Abdul Rohim, warga desa Tunggul Kecamatan Paciran, Lamongan Jawa Timur adalah satu-satunya pengrajin Gasing di Lamongan. Rohim sendiri setia menjadi pengrajin Gasing sejak 15 tahun silam. Awalnya, pria berusia 42 tahun tersebut membuat Gasing dengan alat seadanya.

Setelah banyak alat pemotong kayu modern, Rohim pun mulai membuat Gasing dengan alat yang lebih canggih. Hasilnya, 40 buah Gasing bisa ia ciptakan dalam waktu satu hari.

Ayah 2 anak tersebut biasanya menggunakan kayu akasia dan kayu asam untuk membuat Gasing. Namun saat ini, kedua jenis kayu tersebut sulit untuk dicari.

Proses pembuatannya sederhana, setelah dibentuk dengan sebilah pemahat, Gasing kemudian diwarna dengan spidol. Setelah itu Gasing di beri paku pada ujungnya agar dapat berputar dengan cepat dalam waktu lama.

Harga satu buah Gasing 4000 rupiah hingga 10.000 rupiah, tergantung besar kecilnya. Rohim mengaku satu bulan bisa meraup keuntungan hingga tiga juga rupiah.

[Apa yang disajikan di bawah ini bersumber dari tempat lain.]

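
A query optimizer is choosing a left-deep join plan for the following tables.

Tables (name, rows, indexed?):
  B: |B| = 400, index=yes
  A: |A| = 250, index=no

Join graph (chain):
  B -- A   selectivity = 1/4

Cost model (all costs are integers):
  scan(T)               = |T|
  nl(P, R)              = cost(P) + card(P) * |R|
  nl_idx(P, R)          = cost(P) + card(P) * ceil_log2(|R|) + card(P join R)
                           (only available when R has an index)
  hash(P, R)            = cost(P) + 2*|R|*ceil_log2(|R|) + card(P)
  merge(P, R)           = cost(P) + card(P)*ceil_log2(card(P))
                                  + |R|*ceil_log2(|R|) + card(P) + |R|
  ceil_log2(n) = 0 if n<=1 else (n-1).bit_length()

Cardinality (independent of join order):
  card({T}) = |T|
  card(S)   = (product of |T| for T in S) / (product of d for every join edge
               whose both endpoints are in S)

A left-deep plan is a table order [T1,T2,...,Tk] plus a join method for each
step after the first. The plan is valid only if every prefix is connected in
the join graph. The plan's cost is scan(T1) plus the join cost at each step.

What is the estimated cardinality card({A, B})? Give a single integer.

25000

Tables in S: A(250), B(400)
Edges inside S: B-A(d=4)
numerator = 250 * 400 = 100000
denominator = 4 = 4
card(S) = 100000 / 4 = 25000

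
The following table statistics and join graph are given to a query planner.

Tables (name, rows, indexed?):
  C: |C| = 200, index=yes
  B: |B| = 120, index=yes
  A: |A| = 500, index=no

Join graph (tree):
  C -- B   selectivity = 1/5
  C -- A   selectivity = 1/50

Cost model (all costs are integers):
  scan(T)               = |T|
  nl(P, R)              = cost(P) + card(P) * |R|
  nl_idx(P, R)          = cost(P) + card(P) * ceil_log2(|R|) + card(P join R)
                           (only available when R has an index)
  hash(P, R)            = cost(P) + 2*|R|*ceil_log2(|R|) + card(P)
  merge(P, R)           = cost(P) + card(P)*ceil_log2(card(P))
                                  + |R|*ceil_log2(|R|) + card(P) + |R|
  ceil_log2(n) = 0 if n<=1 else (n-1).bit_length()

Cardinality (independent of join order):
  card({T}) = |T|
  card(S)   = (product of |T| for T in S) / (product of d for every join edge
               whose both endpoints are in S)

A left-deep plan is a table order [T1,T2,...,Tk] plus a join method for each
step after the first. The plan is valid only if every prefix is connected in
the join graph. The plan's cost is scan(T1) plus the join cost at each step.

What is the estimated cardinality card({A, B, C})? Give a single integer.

48000

Tables in S: A(500), B(120), C(200)
Edges inside S: C-B(d=5), C-A(d=50)
numerator = 500 * 120 * 200 = 12000000
denominator = 5 * 50 = 250
card(S) = 12000000 / 250 = 48000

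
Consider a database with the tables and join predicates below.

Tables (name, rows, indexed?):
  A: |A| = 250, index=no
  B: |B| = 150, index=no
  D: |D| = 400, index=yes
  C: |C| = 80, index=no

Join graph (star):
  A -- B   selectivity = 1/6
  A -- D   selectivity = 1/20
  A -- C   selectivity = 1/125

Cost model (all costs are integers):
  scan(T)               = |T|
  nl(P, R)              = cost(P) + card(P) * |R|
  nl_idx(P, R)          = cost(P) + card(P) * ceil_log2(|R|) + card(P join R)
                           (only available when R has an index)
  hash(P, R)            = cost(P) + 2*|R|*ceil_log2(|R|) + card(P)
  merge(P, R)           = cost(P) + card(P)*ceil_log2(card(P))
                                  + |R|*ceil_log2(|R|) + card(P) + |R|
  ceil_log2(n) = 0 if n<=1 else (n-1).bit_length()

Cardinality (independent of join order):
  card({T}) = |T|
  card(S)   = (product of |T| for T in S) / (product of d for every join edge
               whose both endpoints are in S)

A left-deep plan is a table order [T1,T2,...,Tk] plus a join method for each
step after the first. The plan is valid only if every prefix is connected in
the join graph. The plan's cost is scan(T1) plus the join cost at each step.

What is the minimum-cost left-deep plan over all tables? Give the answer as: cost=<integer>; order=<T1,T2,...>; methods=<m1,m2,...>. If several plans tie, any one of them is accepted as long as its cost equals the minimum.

cost=11860; order=A,C,D,B; methods=hash,nl_idx,hash

Selinger DP (subsets sized 1..n):
  {A}: scan cost=250, card=250
  {B}: scan cost=150, card=150
  {D}: scan cost=400, card=400
  {C}: scan cost=80, card=80
  {AB}: card=6250; try (B,hash)→2900, (A,merge)→3750, (B,merge)→3850, (A,hash)→4300, (A,nl)→37650, (B,nl)→37750; best=2900 via (B,hash)
  {AD}: card=5000; try (A,hash)→4800, (D,merge)→6500, (A,merge)→6650, (D,nl_idx)→7500, (D,hash)→7700, (D,nl)→100250 …(+1); best=4800 via (A,hash)
  {AC}: card=160; try (C,hash)→1620, (A,merge)→2970, (C,merge)→3140, (A,hash)→4160, (A,nl)→20080, (C,nl)→20250; best=1620 via (C,hash)
  {ABD}: card=125000; try (B,hash)→12200, (D,hash)→16350, (B,merge)→76150, (D,merge)→94400, (D,nl_idx)→184150, (B,nl)→754800 …(+1); best=12200 via (B,hash)
  {ABC}: card=4000; try (B,hash)→4180, (B,merge)→4410, (C,hash)→10270, (B,nl)→25620, (C,merge)→91040, (C,nl)→502900; best=4180 via (B,hash)
  {ACD}: card=3200; try (D,nl_idx)→6260, (D,merge)→7060, (D,hash)→8980, (C,hash)→10920, (D,nl)→65620, (C,merge)→75440 …(+1); best=6260 via (D,nl_idx)
  {ABCD}: card=80000; try (B,hash)→11860, (D,hash)→15380, (B,merge)→49210, (D,merge)→60180, (D,nl_idx)→120180, (C,hash)→138320 …(+4); best=11860 via (B,hash)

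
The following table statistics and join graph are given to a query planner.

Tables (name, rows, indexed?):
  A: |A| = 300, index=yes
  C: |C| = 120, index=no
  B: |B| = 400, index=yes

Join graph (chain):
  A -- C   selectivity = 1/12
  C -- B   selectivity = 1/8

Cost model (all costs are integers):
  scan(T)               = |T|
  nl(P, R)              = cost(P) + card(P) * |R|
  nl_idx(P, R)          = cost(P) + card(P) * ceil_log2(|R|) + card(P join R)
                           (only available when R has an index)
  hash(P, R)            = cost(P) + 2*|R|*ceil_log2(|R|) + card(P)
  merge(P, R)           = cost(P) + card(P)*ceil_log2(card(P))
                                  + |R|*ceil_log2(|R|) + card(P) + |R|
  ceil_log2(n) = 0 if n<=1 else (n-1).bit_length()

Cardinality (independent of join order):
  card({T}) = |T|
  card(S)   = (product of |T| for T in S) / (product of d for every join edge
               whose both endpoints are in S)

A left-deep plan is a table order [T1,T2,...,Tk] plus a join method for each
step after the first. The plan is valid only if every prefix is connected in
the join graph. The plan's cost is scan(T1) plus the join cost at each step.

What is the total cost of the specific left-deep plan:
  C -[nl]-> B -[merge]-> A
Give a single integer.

135120

step 1: scan C: cost=120, card=120
step 2: join B via nl
    card(P join B) = 120*400/(8) = 6000
    cost = 120 + 120*400 = 48120
step 3: join A via merge
    card(P join A) = 6000*300/(12) = 150000
    cost = 48120 + 6000*13 + 300*9 + 6000 + 300 = 135120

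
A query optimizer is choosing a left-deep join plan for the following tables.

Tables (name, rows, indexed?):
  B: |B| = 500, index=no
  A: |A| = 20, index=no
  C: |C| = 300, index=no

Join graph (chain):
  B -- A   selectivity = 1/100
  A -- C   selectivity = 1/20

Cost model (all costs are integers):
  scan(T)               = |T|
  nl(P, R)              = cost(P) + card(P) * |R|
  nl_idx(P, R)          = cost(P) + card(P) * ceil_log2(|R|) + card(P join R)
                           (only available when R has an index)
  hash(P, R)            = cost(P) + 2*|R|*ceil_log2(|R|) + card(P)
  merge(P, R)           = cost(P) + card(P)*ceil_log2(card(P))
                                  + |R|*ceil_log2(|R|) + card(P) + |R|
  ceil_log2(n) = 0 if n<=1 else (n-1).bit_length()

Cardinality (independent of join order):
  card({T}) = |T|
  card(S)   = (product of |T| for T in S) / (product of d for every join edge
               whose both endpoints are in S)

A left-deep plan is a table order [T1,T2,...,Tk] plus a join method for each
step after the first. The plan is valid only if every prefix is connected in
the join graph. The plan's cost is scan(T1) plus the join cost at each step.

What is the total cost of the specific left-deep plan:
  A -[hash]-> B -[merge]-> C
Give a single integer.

step 1: scan A: cost=20, card=20
step 2: join B via hash
    card(P join B) = 20*500/(100) = 100
    cost = 20 + 2*500*9 + 20 = 9040
step 3: join C via merge
    card(P join C) = 100*300/(20) = 1500
    cost = 9040 + 100*7 + 300*9 + 100 + 300 = 12840

12840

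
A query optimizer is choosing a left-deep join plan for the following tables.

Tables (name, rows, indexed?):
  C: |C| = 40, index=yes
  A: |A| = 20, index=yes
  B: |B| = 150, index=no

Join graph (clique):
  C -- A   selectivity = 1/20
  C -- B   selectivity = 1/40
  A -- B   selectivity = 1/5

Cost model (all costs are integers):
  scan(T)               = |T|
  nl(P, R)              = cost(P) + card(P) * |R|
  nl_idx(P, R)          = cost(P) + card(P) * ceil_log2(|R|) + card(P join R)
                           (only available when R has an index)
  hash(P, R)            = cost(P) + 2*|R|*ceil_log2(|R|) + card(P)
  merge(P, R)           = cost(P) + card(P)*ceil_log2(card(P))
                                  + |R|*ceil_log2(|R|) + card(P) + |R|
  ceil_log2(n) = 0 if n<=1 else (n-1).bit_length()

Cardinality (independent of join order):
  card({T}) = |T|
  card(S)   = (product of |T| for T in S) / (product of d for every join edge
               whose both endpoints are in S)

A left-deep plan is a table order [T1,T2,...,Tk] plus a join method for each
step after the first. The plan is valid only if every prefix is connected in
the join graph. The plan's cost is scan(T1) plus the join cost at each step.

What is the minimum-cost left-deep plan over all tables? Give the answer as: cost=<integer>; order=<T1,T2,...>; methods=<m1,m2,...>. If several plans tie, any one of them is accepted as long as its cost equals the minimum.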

Omzet tersebut akan meningkat jika memasuki masa liburan sekolah. Tiap hari rumahnya selalu dibanjiri anak-anak yang membeli Gasing untuk beradu ketangkasan, ,

Gasing buatan Rohim merupakan Gasing khas Lamongan, yakni berbentuk bulat mirip jantung sehingga dinamakan Gasing jantung. Namun, Rohim sendiri masih berminat mengembangkan berbagai model Gasing.

Selain modal yang terbatas, kendala pengembangan usaha ini adalah semakin langkanya pohon akasia yang menjadi bahan utama Gasing. “Pohon akisia mulai jarang, padahal, gasing dari kayu akasia sangat bagus”. Ujar Rohim.

Selain masa liburan, omzet Rohim juga terdongkrak sejak pemerintah memberikan perhatian khusus untuk pelestarian gasing.

Bagi Rohim, membuat Gasing bukan hanya sekedar memperoleh keuntungan materi belaka. Tapi lebih dari itu, untuk melestarikan warisan nenek moyang agar tidak di klaim sebagai warisan budaya bangsa lain.